Delayed ENSO impact on spring precipitation over North/Atlantic European region

Delayed impact of winter sea-surface temperature (SST) anomalies in tropical Pacific on spring precipitation over the North Atlantic/European (NAE) region is examined using both measured and modeled data for the period 1901-2002. The study utilizes Climate Research Unit (CRU) monthly precipitation dataset and also sea-level pressure dataset taken from re-analysis performed by Hadley Centre. Furthermore, ensembles of numerical simulations from three different model experiments made by SPEEDY, an AGCM of intermediate complexity were also used. The SPEEDY simulations forced with observed global SST anomalies as well as integrations performed by SPEEDY coupled with a fixed slab ocean layer in North Atlantic while forced with observed SST anomalies in tropical oceans were applied for the purpose of a more detailed examination of that relationship and to propose a possible physical mechanism of delayed ENSO impact on spring precipitation in the remote NAE region.
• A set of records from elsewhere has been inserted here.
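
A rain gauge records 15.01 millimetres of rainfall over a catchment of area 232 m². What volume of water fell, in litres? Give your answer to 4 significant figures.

1 mm over 1 m² is 1 L, so volume = 15.01 × 232 = 3482.32 L ≈ 3482 L.

3482 litres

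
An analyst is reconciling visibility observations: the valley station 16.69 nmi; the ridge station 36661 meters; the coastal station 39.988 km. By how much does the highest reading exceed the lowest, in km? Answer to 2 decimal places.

9.08 km

the valley station: 16.69 nmi = 30.9099 km.
the ridge station: 36661 m = 36.6610 km.
Spread: 39.9880 − 30.9099 = 9.08 km.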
Additional SPEEDY experiment with the slab ocean layer that has time restricted SST forcing in such a way that ENSO development is allowed only during the cold part of year is performed to distinguish delayed (indirect) and contemporaneous (direct) ENSO effect. Observational as well as modelling data shows significant time-lagged NAE precipitation response to the winter ENSO forcing. Results obtained by SPEEDY experiment with ENSO forcing restricted to the cold part of year underlie those findings. Since seasonal persistence of ENSO is excluded in that experiment, respective results reflect only time-lagged ENSO impact. The proposed physical explanation of such delayed atmospheric response includes midlatitude SST anomalies in eastern North Atlantic that are affected by tropical Pacific via so called atmospheric bridge. They further interact with the overlaying midlatitude atmosphere altering prevailing westerlies in that region and onshore moisture advection resulting in enhanced (decreased) downstream precipitation during the El Niño (La Niña) events.